Внутри меня были радостное, немного смущенное ожидание и живой интерес к тому, что и как должно произойти.
Она пришла одна и прямо в шубке и шляпке подошла ко мне. Лицо ее красиво и свежо румянилось от мороза, и от нее пахло свежестью, холодом и слабыми духами.

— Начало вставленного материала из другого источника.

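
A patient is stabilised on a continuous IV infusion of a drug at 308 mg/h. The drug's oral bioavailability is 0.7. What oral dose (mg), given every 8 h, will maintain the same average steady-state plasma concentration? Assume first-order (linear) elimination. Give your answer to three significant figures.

3520 mg

To maintain the same Css, the systemic dosing rate must be unchanged: F·D/τ = infusion rate.
D = rate × τ / F = 308 × 8 / 0.7 = 3520 mg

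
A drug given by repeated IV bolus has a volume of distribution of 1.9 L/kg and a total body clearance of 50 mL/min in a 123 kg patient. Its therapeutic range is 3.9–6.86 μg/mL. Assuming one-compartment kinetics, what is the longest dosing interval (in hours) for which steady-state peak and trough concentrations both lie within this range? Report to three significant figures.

44.0 h

Vd(total) = 123 kg × 1.9 L/kg = 233.7 L
CL = 50 mL/min × 60/1000 = 3.000 L/h
k = CL / Vd = 3.000 / 233.7 = 0.01284 h⁻¹
Between IV bolus doses, concentration decays as C = C₀·e^(−kτ), so C_peak/C_trough = e^(kτ).
τ_max = ln(C_peak/C_trough) / k = ln(6.86/3.9) / 0.01284 = 0.5647 / 0.01284 = 43.98 h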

Было видно, что она, как и я, не знает, что делать, и внутренно боится меня.
— Здравствуйте, — сказал я притворно-простым голосом и протянул руку.
Она задумалась на минуту, но все-таки протянула свою; мягкую, знакомую, с длинными тонкими пальцами.

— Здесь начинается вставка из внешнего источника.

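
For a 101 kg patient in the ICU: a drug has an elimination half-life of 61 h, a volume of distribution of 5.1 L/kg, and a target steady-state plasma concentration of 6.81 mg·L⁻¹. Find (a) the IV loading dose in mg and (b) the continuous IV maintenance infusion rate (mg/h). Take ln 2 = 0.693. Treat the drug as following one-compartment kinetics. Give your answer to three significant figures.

(a) 3510 mg; (b) 39.9 mg/h

Vd = 5.1 L/kg × 101 kg = 515.1 L
LD = Vd × C = 515.1 × 6.81 = 3508 mg
CL = 0.693 × Vd / t½ = 0.693 × 515.1 / 61 = 5.852 L/h
Infusion rate = CL × Css = 5.852 × 6.81 = 39.85 mg/h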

— Что вам угодно? — спросила она, и губы у нее вздрогнули и опустились.
— Ничего, ответил я и сразу почувствовал, что во всем этом нет никакого трагизма, что все это просто, интересно, а значит, и хорошо, хотя и кажется трудно и неловко.
Она опять подумала, и в остановившихся на мне темных глазах была видна смутная мысль. Потом она встряхнула головой, сняла шапочку и шубку, бросила на кровать и стройно стала предо мною в двух шагах.
— Ну, как поживаете? — улыбнулся я.
— Хорошо, — коротко ответила она, и лицо у нее не изменило выражения смутной мысли и насторожившегося вопроса.
Я молчал и улыбался. Я очень рад был ее видеть, слышать знакомый, так милый когда-то голос. И мне было досадно и странно, что она не понимает того, что понимаю я, и не делается такою же простой, весело-спокойной.
— Кто это? — спросил я, беря со стола карточку.
Жена помолчала.
— Мой любовник, — жестко и мстительно ответила она потом, и по мгновенно вспыхнувшим и отвердевшим глазам я увидел, что именно с этой минуты, потому что сказала это, она уже ненавидела меня и мстила.
— Разве? — спросил я.
— Да, — с жесткой и мстительной радостью повторила она, не двигаясь с места и не меняя позы.
— Ну и что же, счастливы?
— Да, счастлива очень, — ударила она сквозь зубы.
— Ну и слава Богу, — сказал я.
Я в самом деле был почти рад и не желал ей ничего, кроме счастья.
Но она вдруг вспыхнула вся и изо всей силы стиснула зубы. Ей было больно и обидно, что я спокоен.